这个接口是一个调度的核心接口,从注释可以看出,它主要用于在后台执行一次性的调度。它有一个isStop方法,用来判断这个调度器是否停止运行,还有一个stop方法用来停止调度器的运行。再看newTimeout这个方法,这个方法就是把一个任务扔给调度器执行,第一个参数类型TimerTask,即需要执行的任务,第二个参数类型long,即执行此任务的相对延迟时间,第三个是一个时间单位,也就是第二个参数对应的时间单位。接下来看它的入参TimerTask

TimerTask接口

/**
 * A task which is executed after the delay specified with
 * {@link Timer#newTimeout(TimerTask, long, TimeUnit)} (TimerTask, long, TimeUnit)}.
 */
public interface TimerTask {

    /**
     * Executed after the delay specified with
     * {@link Timer#newTimeout(TimerTask, long, TimeUnit)}.
     *
     * @param timeout a handle which is associated with this task
     */
    void run(Timeout timeout) throws Exception;
}

这个类就代表调度器要执行的任务,它只有一个方法run,参数类型是Timeout,我们注意到上面Timer接口的newTimeout这个方法返回的参数就是Timeout,和此处的入参相同,大胆猜测这里传入的Timeout参数应该就是newTimeout的返回值。(留待后文验证)

Timeout接口

/**
 * A handle associated with a {@link TimerTask} that is returned by a
 * {@link Timer}.
 */
public interface Timeout {

    /**
     * Returns the {@link Timer} that created this handle.
     */
    Timer timer();

    /**
     * Returns the {@link TimerTask} which is associated with this handle.
     */
    TimerTask task();

    /**
     * Returns {@code true} if and only if the {@link TimerTask} associated
     * with this handle has been expired.
     */
    boolean isExpired();

    /**
     * Returns {@code true} if and only if the {@link TimerTask} associated
     * with this handle has been cancelled.
     */
    boolean isCancelled();

    /**
     * Attempts to cancel the {@link TimerTask} associated with this handle.
     * If the task has been executed or cancelled already, it will return with
     * no side effect.
     *
     * @return True if the cancellation completed successfully, otherwise false
     */
    boolean cancel();
}

Timeout代表的是对一次任务的处理。timer方法返回的就是创建这个Timeout的Timer对象,task返回的是这个Timeout处理的任务,isExpired代表的是这个任务是否已经超过它预设的时间,isCancelled是返回是否已取消此任务,cancel则是取消此任务。
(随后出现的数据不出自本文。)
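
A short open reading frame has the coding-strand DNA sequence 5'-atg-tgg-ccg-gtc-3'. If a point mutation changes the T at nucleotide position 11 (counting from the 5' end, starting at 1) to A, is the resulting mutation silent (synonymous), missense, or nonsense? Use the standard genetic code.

Position 11 falls in codon 4: GTC → Val.
After the substitution the codon is GAC → Asp.
Val ≠ Asp, so this is a missense mutation.

missense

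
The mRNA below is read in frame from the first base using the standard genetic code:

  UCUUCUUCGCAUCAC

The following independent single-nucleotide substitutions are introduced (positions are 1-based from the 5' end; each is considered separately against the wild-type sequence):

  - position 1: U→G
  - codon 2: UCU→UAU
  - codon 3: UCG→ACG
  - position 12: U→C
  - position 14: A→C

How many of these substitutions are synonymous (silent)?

Codon 1: UCU (Ser) → GCU (Ala) — missense.
Codon 2: UCU (Ser) → UAU (Tyr) — missense.
Codon 3: UCG (Ser) → ACG (Thr) — missense.
Codon 4: CAU (His) → CAC (His) — synonymous.
Codon 5: CAC (His) → CCC (Pro) — missense.
Synonymous: 1 of 5.

1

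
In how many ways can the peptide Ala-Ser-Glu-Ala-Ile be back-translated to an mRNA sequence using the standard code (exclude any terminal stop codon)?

Ala: 4 codons.
Ser: 6 codons.
Glu: 2 codons.
Ala: 4 codons.
Ile: 3 codons.
4 × 6 × 2 × 4 × 3 = 576.

576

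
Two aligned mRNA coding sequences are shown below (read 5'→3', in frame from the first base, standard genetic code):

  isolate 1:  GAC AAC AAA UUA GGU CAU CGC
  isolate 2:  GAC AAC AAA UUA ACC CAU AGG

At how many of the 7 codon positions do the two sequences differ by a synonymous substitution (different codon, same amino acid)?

1

Codon 1: GAC Asp / GAC Asp — identical.
Codon 2: AAC Asn / AAC Asn — identical.
Codon 3: AAA Lys / AAA Lys — identical.
Codon 4: UUA Leu / UUA Leu — identical.
Codon 5: GGU Gly / ACC Thr — nonsynonymous.
Codon 6: CAU His / CAU His — identical.
Codon 7: CGC Arg / AGG Arg — synonymous.
Synonymous differences: 1.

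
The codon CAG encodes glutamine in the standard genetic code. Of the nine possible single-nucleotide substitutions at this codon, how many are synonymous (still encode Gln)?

Position 1: none → 0 synonymous.
Position 2: none → 0 synonymous.
Position 3: CAA → 1 synonymous.
Total: 0 + 0 + 1 = 1.

1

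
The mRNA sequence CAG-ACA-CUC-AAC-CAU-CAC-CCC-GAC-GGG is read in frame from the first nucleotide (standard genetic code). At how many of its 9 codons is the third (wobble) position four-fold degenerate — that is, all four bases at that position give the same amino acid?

4

Codon 1 CAG (Gln): third position 2-fold.
Codon 2 ACA (Thr): third position 4-fold.
Codon 3 CUC (Leu): third position 4-fold.
Codon 4 AAC (Asn): third position 2-fold.
Codon 5 CAU (His): third position 2-fold.
Codon 6 CAC (His): third position 2-fold.
Codon 7 CCC (Pro): third position 4-fold.
Codon 8 GAC (Asp): third position 2-fold.
Codon 9 GGG (Gly): third position 4-fold.
Four-fold degenerate third positions: 4.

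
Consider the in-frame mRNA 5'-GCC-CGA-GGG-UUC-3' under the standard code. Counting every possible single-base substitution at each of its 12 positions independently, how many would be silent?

11

Codon 1 (GCC, Ala): 3 synonymous substitutions.
Codon 2 (CGA, Arg): 4 synonymous substitutions.
Codon 3 (GGG, Gly): 3 synonymous substitutions.
Codon 4 (UUC, Phe): 1 synonymous substitution.
Total: 3 + 4 + 3 + 1 = 11.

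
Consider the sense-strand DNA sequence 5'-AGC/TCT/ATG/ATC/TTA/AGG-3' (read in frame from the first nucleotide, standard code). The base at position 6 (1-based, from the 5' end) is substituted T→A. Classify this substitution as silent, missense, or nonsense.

Position 6 falls in codon 2: TCT → Ser.
After the substitution the codon is TCA → Ser.
Both encode Ser, so the change is synonymous.

silent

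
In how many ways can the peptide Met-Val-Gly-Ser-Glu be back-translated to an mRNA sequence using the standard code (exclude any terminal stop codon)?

Met: 1 codon.
Val: 4 codons.
Gly: 4 codons.
Ser: 6 codons.
Glu: 2 codons.
1 × 4 × 4 × 6 × 2 = 192.

192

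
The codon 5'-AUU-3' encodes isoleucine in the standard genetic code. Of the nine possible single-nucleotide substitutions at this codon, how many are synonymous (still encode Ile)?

Position 1: none → 0 synonymous.
Position 2: none → 0 synonymous.
Position 3: AUC, AUA → 2 synonymous.
Total: 0 + 0 + 2 = 2.

2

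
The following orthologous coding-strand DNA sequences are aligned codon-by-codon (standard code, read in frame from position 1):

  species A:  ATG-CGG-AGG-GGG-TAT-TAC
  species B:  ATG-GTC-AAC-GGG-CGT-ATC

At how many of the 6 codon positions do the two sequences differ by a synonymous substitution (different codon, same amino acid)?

0

Codon 1: ATG Met / ATG Met — identical.
Codon 2: CGG Arg / GTC Val — nonsynonymous.
Codon 3: AGG Arg / AAC Asn — nonsynonymous.
Codon 4: GGG Gly / GGG Gly — identical.
Codon 5: TAT Tyr / CGT Arg — nonsynonymous.
Codon 6: TAC Tyr / ATC Ile — nonsynonymous.
Synonymous differences: 0.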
以上者几个接口就从逻辑上构成了一个任务调度器系统。我们从各个接口的入参和返回值可以看出,这几个接口设计的很巧妙,往往是某个类创建了另一个类的对象,然后它创建的对象又可以通过方法获取到创建它的对象。这种设计方式在spring框架中也是经常出现的。可以看出在设计一个复杂的系统时这是一种很有效的方式。可以学习一下。

下面就开始看本文的重点,时间轮调度器的实现HashedWheelTimer。首先是类头:

/**
 * A {@link Timer} optimized for approximated I/O timeout scheduling.
 *
 * <h3>Tick Duration</h3>
 * <p>
 * As described with 'approximated', this timer does not execute the scheduled
 * {@link TimerTask} on time.  {@link HashedWheelTimer}, on every tick, will
 * check if there are any {@link TimerTask}s behind the schedule and execute
 * them.
 * <p>
 * You can increase or decrease the accuracy of the execution timing by
 * specifying smaller or larger tick duration in the constructor.  In most
 * network applications, I/O timeout does not need to be accurate.  Therefore,
 * the default tick duration is 100 milliseconds and you will not need to try
 * different configurations in most cases.
 *
 * <h3>Ticks per Wheel (Wheel Size)</h3>
 * <p>
 * {@link HashedWheelTimer} maintains a data structure called 'wheel'.
 * To put simply, a wheel is a hash table of {@link TimerTask}s whose hash
 * function is 'dead line of the task'.  The default number of ticks per wheel
 * (i.e. the size of the wheel) is 512.  You could specify a larger value
 * if you are going to schedule a lot of timeouts.
 *
 * <h3>Do not create many instances.</h3>
 * <p>
 * {@link HashedWheelTimer} creates a new thread whenever it is instantiated and
 * started.  Therefore, you should make sure to create only one instance and
 * share it across your application.  One of the common mistakes, that makes
 * your application unresponsive, is to create a new instance for every connection.
 *
 * <h3>Implementation Details</h3>
 * <p>
 * {@link HashedWheelTimer} is based on
 * <a href="http://cseweb.ucsd.edu/users/varghese/">George Varghese</a> and
 * Tony Lauck's paper,
 * <a href="http://cseweb.ucsd.edu/users/varghese/PAPERS/twheel.ps.Z">'Hashed
 * and Hierarchical Timing Wheels: data structures to efficiently implement a
 * timer facility'</a>.  More comprehensive slides are located
 * <a href="http://www.cse.wustl.edu/~cdgill/courses/cs6874/TimingWheels.ppt">here</a>.
 */
public class HashedWheelTimer implements Timer {

从注释可以看出,该类并不提供准确的定时执行任务的功能,也就是不能指定几点几分几秒准时执行某个任务,而是在每个tick(也就是时间轮的一个“时间槽”)中,检测是否存在TimerTask已经落后于当前时间,如果是则执行它。(相信了解了时间轮算法的同学,应该是很容易理解这段话的意思的。)我们可以通过设定更小或更大的tick duration(时间槽的持续时间),来提高或降低执行时间的准确率。这句话也很好理解,比如我一个时间槽有1秒,和一个时间槽是5秒,那准确度相差5倍。注释继续说,在大多数网络应用程序中,IO超时不必须是准确的,也就是比如说我要求5秒就超时,那框架不是说必须要在5秒刚好超时的那个点告诉我超时,也可以稍微晚一点点也无所谓。因此,默认的tick duration是100毫秒,我们在大多数场景下并不需要修改它。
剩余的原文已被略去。